SANDWICH — Some people look at things a little differently than everyone else, and that’s the case with John Rocheleau. Where some see problems as hindrances, he sees them opportunities.
“I am obsessed with problem solving,” Rocheleau said, explaining how he has spent the past three years re-inventing the humble bee hive.
His design, which he hopes to bring to market, has an automatic, solar-powered ventilation system and is strong enough to frustrate even the hungriest bear. Sorry, Winnie the Pooh.
“I think the bees would be better off if humans just left them alone in the wild,” Rocheleau said. That doesn’t serve the interests of humans, though, who find bees, and their honey, to be useful. That’s the case with Rocheleau, who started keeping bees three years ago to provide pollination services for his organic gardening.

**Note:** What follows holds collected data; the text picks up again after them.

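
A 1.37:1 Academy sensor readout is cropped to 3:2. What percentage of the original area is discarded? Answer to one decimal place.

3:2 is wider than 1.37:1 Academy, so the crop keeps the full width and trims the height.
Area ratio = (1.370)/(1.500) = 91.33%; the remaining 8.67% is cropped out.

8.7%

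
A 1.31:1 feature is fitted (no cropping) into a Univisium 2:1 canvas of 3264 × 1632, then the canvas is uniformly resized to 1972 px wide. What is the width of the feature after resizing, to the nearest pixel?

1292 px

In the 3264×1632 frame the feature fills the height: width = 1632 × 1.310 ≈ 2137.92 px.
Resizing to 1972 px wide multiplies everything by 0.6042: 2137.92 → 1291.66 px.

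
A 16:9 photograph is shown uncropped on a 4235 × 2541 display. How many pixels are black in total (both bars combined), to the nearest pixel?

672571 pixels

16:9 is wider than 5:3, so it spans the full width.
That makes the image 2382.1875 px tall (4235 × 9/16).
Black = 2541 − 2382.1875 = 158.8125 px.
Across the 4235-px span: 158.8125 × 4235 ≈ 672571 px.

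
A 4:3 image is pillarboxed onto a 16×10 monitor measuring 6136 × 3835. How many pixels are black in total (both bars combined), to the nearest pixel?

4:3 (1.333) < 16×10 (1.600), so the image fills the height.
That makes the image 5113.3333 px wide (3835 × 4/3).
Leftover width: 6136 − 5113.3333 = 1022.6667 px.
That's 1022.6667 × 3835 ≈ 3921927 black pixels.

3921927 pixels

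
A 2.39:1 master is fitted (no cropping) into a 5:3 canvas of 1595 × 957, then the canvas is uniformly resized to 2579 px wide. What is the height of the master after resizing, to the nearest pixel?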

Like the vast majority of beekeepers, Rocheleau used a Langstroth-style hive, the kind developed more than 150 years ago. It wasn’t long before he found problems with the design.
“The Langstroth is the way it’s always been done, so that’s the way people do it,” Rocheleau said. He wasn't satisfied with convention, though. “There are inherent problems with the Langstroth design,” he soon learned.

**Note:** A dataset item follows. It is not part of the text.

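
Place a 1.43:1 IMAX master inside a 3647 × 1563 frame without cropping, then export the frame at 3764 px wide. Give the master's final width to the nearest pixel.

At 3647×1563 the master is height-limited, so width = 1563 × 1.430 ≈ 2235.09 px.
Resizing to 3764 px wide multiplies everything by 1.0321: 2235.09 → 2306.79 px.

2307 px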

First, the hives aren’t made of high-quality materials or construction procedures, which means they soon become eyesores. That also leaves the bees vulnerable to raiding bears or fluctuating weather. If humans want to benefit from the bees’ labors, they ought to treat them better, he said.

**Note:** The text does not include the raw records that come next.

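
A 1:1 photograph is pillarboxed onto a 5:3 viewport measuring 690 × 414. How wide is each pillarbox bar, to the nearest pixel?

1:1 is narrower than 5:3, so it spans the full height.
That makes the image 414.00 px wide (414 × 1/1).
690 − 414.00 = 276.00 px of bars (138.00 each).

138 px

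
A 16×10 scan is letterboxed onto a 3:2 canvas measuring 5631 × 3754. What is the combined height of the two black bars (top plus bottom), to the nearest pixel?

235 px

16×10 is wider than 3:2, so it spans the full width.
Content height = 5631 × 10/16 ≈ 3519.38 px.
Black = 3754 − 3519.38 = 234.62 px.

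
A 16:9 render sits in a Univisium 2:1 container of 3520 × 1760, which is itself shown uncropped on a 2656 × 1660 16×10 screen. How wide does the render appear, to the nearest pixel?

2361 px

First fit — 16:9 into 3520×1760 spans the height: 3128.89 × 1760.00.
The Univisium 2:1 canvas is width-limited in 2656×1660, giving 2656.00 × 1328.00; scale factor 0.7545.
The render scales with it: width 3128.89 × 0.7545 ≈ 2360.89.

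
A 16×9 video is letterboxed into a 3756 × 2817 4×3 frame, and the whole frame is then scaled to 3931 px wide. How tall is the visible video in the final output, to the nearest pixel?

At 3756×2817 the video is width-limited, so height = 3756 × 9/16 ≈ 2112.75 px.
The frame scales by 3931/3756 = 1.0466; 2112.75 × 1.0466 ≈ 2211.19 px.

2211 px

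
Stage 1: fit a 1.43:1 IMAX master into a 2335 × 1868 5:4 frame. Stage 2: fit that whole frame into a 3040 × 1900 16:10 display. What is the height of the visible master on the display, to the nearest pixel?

Inside the 2335×1868 canvas the master is width-limited at 2335.00 × 1632.87.
The 5:4 canvas is height-limited in 3040×1900, giving 2375.00 × 1900.00; scale factor 1.0171.
The master scales with it: height 1632.87 × 1.0171 ≈ 1660.84.

1661 px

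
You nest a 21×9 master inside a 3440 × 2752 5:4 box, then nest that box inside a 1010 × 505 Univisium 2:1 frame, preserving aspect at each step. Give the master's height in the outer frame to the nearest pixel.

271 px

Inside the 3440×2752 canvas the master is width-limited at 3440.00 × 1474.29.
Second fit — the 5:4 canvas into 1010×505 spans the height: 631.25 × 505.00 (×0.1835 from 3440×2752).
So the master's height is 1474.29 × 0.1835 ≈ 270.54.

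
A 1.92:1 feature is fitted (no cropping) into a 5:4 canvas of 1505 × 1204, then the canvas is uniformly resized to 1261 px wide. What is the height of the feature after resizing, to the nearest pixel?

In the 1505×1204 frame the feature fills the width: height = 1505 / 1.920 ≈ 783.85 px.
Scaling 1505 → 1261 is ×0.8379, so the height becomes 783.85 × 0.8379 ≈ 656.77 px.

657 px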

“I want to do the right thing for the bees, give them the best home.”
Rocheleau was born to a family with 10 children and not enough of anything. “I grew up poor. I had to tape my sneakers together with electrical tape so the snow wouldn’t get in,” he said. “I see problems, there were so many in my household growing up. I’ve come to embrace them.”
He resolved to improve his economic standing, and started working for the local highway department at age 14, left school after the ninth grade, and found his way into jobs with heating contractors in the Concord area. In that line of work, he said he learned to take pride in his work, to not just complete a task but to leave the site looking like a professional had been there.
Seeing a career possibility in heating, ventilation and air conditioning, Rocheleau went back to school so he could get licensed and become an independent contractor.
He found success, but not satisfaction. Hands that were perpetually covered in soot or oil, often due to late-night emergency calls, left him wanting a different path. He found that path through a problem – flanges used in heating systems that were difficult to install and often left their installers with bruised or bleeding knuckles. Through dedication bordering on obsession, personal financial risk and a lucky introduction to a wealthy “angel investor,” as Rocheleau called her, he was able to develop a flange and tool set that made installation easier and more efficient.
“I have my own product line,” Rocheleau said. “If you have forced hot water heating, you probably have my flanges in your house.”
He finds himself with little time for HVAC these days, though, because his attention has been drawn to his beehives.
That first year as a beekeeper went well, he said. His honeybees did their thing and began building a home in his Langstroth hive.
“Very soon the bees were producing sweet honey and beautiful white beeswax. All went well for all involved until December, when the temperature dropped to 15 degrees below zero and every bee perished,” he said. “An indoor climate control expert, I knew what needed to be done.”
He started by building shelters that could surround a Langstroth hive, then realized that he needed to start with a blank slate.
Rocheleau’s resulting design, which he calls a “Bee Fortress,” is made of higher-quality wood, has steel-reinforced corners and is held to a concrete footing by high-tension straps strong enough to resist a black bear’s bite. The hives also have a photovoltaic panel, sensors and an automatic control system which runs a fan when the conditions inside the hive are too warm or humid, or if carbon dioxide levels are too high.
In Feburary, he moved to Sandwich, where his game cameras recorded one of his prototypes successfully resisting a black bear’s advances. When the weather got cold, he brought his active hives indoors and placed them on a heated pad.
Rocheleau is currently working to add heating to his design, and is hoping to test a system he has developed to rid bees of parasitic mites. Ultimately, he hopes his hives will become recognized as the gold standard for beekeeping.
“They’re the most beautiful, technologically advanced beehives in the world,” Rocheleau said. “I want people to care not just about the bees, but where the bees live.”